Les coprésidents de la Commission sur les pratiques d'accommodements liées aux différences culturelles ont livré hier les résultats de leurs travaux. Des milliers de Québécois de toutes origines ont participé aux audiences publiques et se sont exprimés le plus souvent avec la plus grande sincérité sur les enjeux que soulève la question des accommodements raisonnables.
Nous avons vu les coprésidents les écouter avec la plus grande attention. Nous sommes aujourd'hui en mesure de voir ce qu'ils ont retenu de ces centaines de témoignages. Or, il me semble qu'assez curieusement on aura choisi de mettre au second plan ce qui a pourtant dominé l'essentiel de ce qu'ont exprimé tous ces participants.

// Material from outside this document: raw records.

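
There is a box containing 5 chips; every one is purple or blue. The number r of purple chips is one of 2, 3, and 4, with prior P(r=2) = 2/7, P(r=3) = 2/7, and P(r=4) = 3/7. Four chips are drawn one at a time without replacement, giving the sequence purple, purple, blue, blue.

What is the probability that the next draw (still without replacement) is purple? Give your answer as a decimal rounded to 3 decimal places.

0.500

The likelihood of the observed sequence under each hypothesis: P(data | r = 2) = (2/5)(1/4)(3/3)(2/2) = 1/10; P(data | r = 3) = (3/5)(2/4)(2/3)(1/2) = 1/10; P(data | r = 4) = (4/5)(3/4)(1/3)(0/2) = 0.
Multiplying each by its prior: 2/7 · 1/10 = 1/35, 2/7 · 1/10 = 1/35, 3/7 · 0 = 0; with total 2/35.
Normalising, the posterior is P(r = 2 | data) = 1/2, P(r = 3 | data) = 1/2, P(r = 4 | data) = 0.
Averaging over the posterior, P(purple next | data) = (0)(1/2) + (1)(1/2) = 1/2.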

De ville en ville et de témoignage en témoignage, nous avons entendu sous diverses formes le même plaidoyer en faveur de la reconnaissance des droits légitimes de la majorité francophone de voir ses valeurs et son patrimoine culturel respectés. Cette posture a été tout au long des audiences celle du «oui mais». Ce que de nombreux Québécois ont voulu dire par là, c'est tout simplement qu'ils sont ouverts à l'immigration, disposés à vivre au contact de différentes cultures, ils respectent et admirent le courage de ces néo-Québécois qui ont voulu refaire leur vie ici et au prix de sacrifices souvent immenses. Ils ont voulu dire aussi qu'ils considèrent l'apport de l'immigration comme un enrichissement pour le Québec. Seulement, et c'est bien là le fil conducteur de toutes ces interventions, ils n'ont cessé de dire que la majorité francophone ne devait pas pour autant s'effacer dans cet effort d'ouverture aux autres.

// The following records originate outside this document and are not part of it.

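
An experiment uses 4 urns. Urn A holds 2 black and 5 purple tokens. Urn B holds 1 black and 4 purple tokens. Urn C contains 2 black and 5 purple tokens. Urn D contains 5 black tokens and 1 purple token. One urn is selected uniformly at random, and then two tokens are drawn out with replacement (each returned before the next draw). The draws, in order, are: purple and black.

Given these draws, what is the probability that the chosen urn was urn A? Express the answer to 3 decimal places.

0.289

For each hypothesis, P(data | H) works out to: P(data | urn A) = (5/7)(2/7) = 0.20408; P(data | urn B) = (4/5)(1/5) = 0.16; P(data | urn C) = (5/7)(2/7) = 0.20408; P(data | urn D) = (1/6)(5/6) = 0.13889.
Weighting by the prior gives 1/4 · 0.20408 = 0.05102, 1/4 · 0.16 = 0.04, 1/4 · 0.20408 = 0.05102, 1/4 · 0.13889 = 0.034722; these sum to 0.17676.
Hence P(urn A | data) = (0.05102) / (0.17676) = 0.28864.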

Par ailleurs, de nombreux néo-Québécois sont venus exprimer leur attachement au Québec et leur volonté d'y inscrire leurs espoirs dans le respect de ce que l'histoire a légué en terme de valeurs, de traits culturels, et en particulier la langue française. Je vois, pour ma part, dans cette ouverture manifestée par les Québécois de souche vis-à-vis des nouveaux arrivants et dans la sympathie qu'ont exprimée plusieurs néo-Québécois envers leur société d'accueil le signe le plus encourageant d'un possible rassemblement de toute la société québécoise autour de la majorité francophone.

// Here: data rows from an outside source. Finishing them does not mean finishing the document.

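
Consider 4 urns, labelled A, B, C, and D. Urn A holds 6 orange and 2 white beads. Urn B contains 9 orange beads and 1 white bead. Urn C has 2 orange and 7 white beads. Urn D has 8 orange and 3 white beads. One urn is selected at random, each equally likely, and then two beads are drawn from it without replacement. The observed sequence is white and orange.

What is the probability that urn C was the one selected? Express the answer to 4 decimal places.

Compute the likelihood of the observed sequence for each case: P(data | urn A) = (2/8)(6/7) = 0.21429; P(data | urn B) = (1/10)(9/9) = 0.1; P(data | urn C) = (7/9)(2/8) = 0.19444; P(data | urn D) = (3/11)(8/10) = 0.21818.
The prior-weighted likelihoods are 1/4 · 0.21429 = 0.053571, 1/4 · 0.1 = 0.025, 1/4 · 0.19444 = 0.048611, 1/4 · 0.21818 = 0.054545; these sum to 0.18173.
Therefore the posterior P(urn C | data) = (0.048611) / (0.18173) = 0.26749.

0.2675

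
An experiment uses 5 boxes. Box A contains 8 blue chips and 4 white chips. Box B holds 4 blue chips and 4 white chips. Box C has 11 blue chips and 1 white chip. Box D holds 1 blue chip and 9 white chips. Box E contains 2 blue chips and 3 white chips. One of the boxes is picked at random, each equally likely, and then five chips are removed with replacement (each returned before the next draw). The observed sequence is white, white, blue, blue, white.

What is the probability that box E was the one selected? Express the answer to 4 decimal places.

0.3838

Compute the likelihood of the observed sequence for each case: P(data | box A) = (4/12)(4/12)(8/12)(8/12)(4/12) = 0.016461; P(data | box B) = (4/8)(4/8)(4/8)(4/8)(4/8) = 0.03125; P(data | box C) = (1/12)(1/12)(11/12)(11/12)(1/12) = 0.00048627; P(data | box D) = (9/10)(9/10)(1/10)(1/10)(9/10) = 0.00729; P(data | box E) = (3/5)(3/5)(2/5)(2/5)(3/5) = 0.03456.
Multiplying each by its prior: 1/5 · 0.016461 = 0.0032922, 1/5 · 0.03125 = 0.00625, 1/5 · 0.00048627 = 9.7254e-05, 1/5 · 0.00729 = 0.001458, 1/5 · 0.03456 = 0.006912; these sum to 0.018009.
Therefore the posterior P(box E | data) = (0.006912) / (0.018009) = 0.3838.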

Pourtant, il me semble à la lecture du rapport que l'un des acteurs de cette rencontre est en quelque sorte dans l'ombre de l'autre. Il me semble que les Québécois issus de la majorité francophone représentent dans ce rapport une entrave à la construction d'un vivre-ensemble harmonieux plutôt que le pôle de rassemblement de la diversité québécoise.
Un malaise
La majorité franco-québécoise n'est pas pour autant absente des préoccupations du rapport. Non plus que sa volonté d'affirmation d'elle-même. Quel est alors le malaise diffus que ressent le lecteur de ce rapport par ailleurs déjà largement convaincu de la nécessité de cultiver les valeurs d'ouverture qui y sont promues? Il tient, je crois, dans le fait que cette volonté d'affirmation de la culture fondatrice, ce désir de voir respecter le patrimoine culturel du Québec, le rapport les pose toujours dans la perspective du malaise identitaire ou encore de l'insécurité collective. La thèse consistant alors en ceci qu'il y a eu crise parce que ce malaise ou cette insécurité ont eu pour effet de magnifier des événements dont la portée était toute relative.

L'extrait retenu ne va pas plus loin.